A few days ago, NASA tried closing the gap between life on Earth and the possibilities of life elsewhere. The space agency and the Library of Congress (image below left) brought together scientists, historians, philosophers and theologians from around the world for a two-day symposium, "Preparing For Discovery." Their agenda: To explore how we prepare for the inevitable discovery of extraterrestrial life, be it simple microbial organisms or intelligent beings.

library of congress
"We're looking at all scenarios about finding life. If you find microbes, that's one thing. If you find intelligence, it's another. And if they communicate, it's something else, and depending on what they say, it's something else!" said astronomer, symposium organizer and former chief NASA historian, Steven J. Dick.

"The idea is not to wait until we make a discovery, but to try and prepare the public for what the implications might be when such a discovery is made," Dick told The Huffington Post. "I think the reason that NASA is backing this is because of all the recent activity in the discovery of exoplanets and the advances in astrobiology in general.

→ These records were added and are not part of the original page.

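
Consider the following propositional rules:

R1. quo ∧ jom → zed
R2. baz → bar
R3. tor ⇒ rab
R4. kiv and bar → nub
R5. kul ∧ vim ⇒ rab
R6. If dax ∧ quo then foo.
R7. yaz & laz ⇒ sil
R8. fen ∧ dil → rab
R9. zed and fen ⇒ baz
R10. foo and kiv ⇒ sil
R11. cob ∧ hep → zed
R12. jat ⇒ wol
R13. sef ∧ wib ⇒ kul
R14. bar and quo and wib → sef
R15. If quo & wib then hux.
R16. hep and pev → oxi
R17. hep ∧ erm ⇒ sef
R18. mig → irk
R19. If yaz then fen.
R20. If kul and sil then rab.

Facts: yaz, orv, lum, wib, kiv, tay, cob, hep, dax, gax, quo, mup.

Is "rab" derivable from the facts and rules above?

Yes

foo  (by R6: dax, quo)
sil  (by R10: foo, kiv)
zed  (by R11: cob, hep)
fen  (by R19: yaz)
baz  (by R9: zed, fen)
bar  (by R2: baz)
sef  (by R14: bar, quo, wib)
kul  (by R13: sef, wib)
rab  (by R20: kul, sil)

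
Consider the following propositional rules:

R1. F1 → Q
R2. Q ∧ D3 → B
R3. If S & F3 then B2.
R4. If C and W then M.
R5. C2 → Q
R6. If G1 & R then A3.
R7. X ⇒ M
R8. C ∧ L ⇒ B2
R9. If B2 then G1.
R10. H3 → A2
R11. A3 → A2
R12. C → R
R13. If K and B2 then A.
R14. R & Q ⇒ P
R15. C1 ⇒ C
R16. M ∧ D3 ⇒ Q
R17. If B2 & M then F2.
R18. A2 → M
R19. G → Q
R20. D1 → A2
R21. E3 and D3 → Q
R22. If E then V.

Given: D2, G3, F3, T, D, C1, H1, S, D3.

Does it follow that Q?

Yes

B2  (by R3: S, F3)
G1  (by R9: B2)
C  (by R15: C1)
R  (by R12: C)
A3  (by R6: G1, R)
A2  (by R11: A3)
M  (by R18: A2)
Q  (by R16: M, D3)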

"People just consider it much more likely now that we're going to find something -- probably microbes first and maybe intelligence later," he added. "The driving force behind this is from a scientific point of view that it seems much more likely now that we are going to find life at some point in the future."

Among the many speakers at last week's astrobiology symposium, one has raised a few international eyebrows in recent years.

"I believe [alien life exists], but I have no evidence. I would be really excited and it would make my understanding of my religion deeper and richer in ways that I can't even predict yet, which is why it would be so exciting," Brother Guy Consolmagno, a Jesuit priest, astronomer and Vatican planetary scientist told HuffPost senior science editor David Freeman.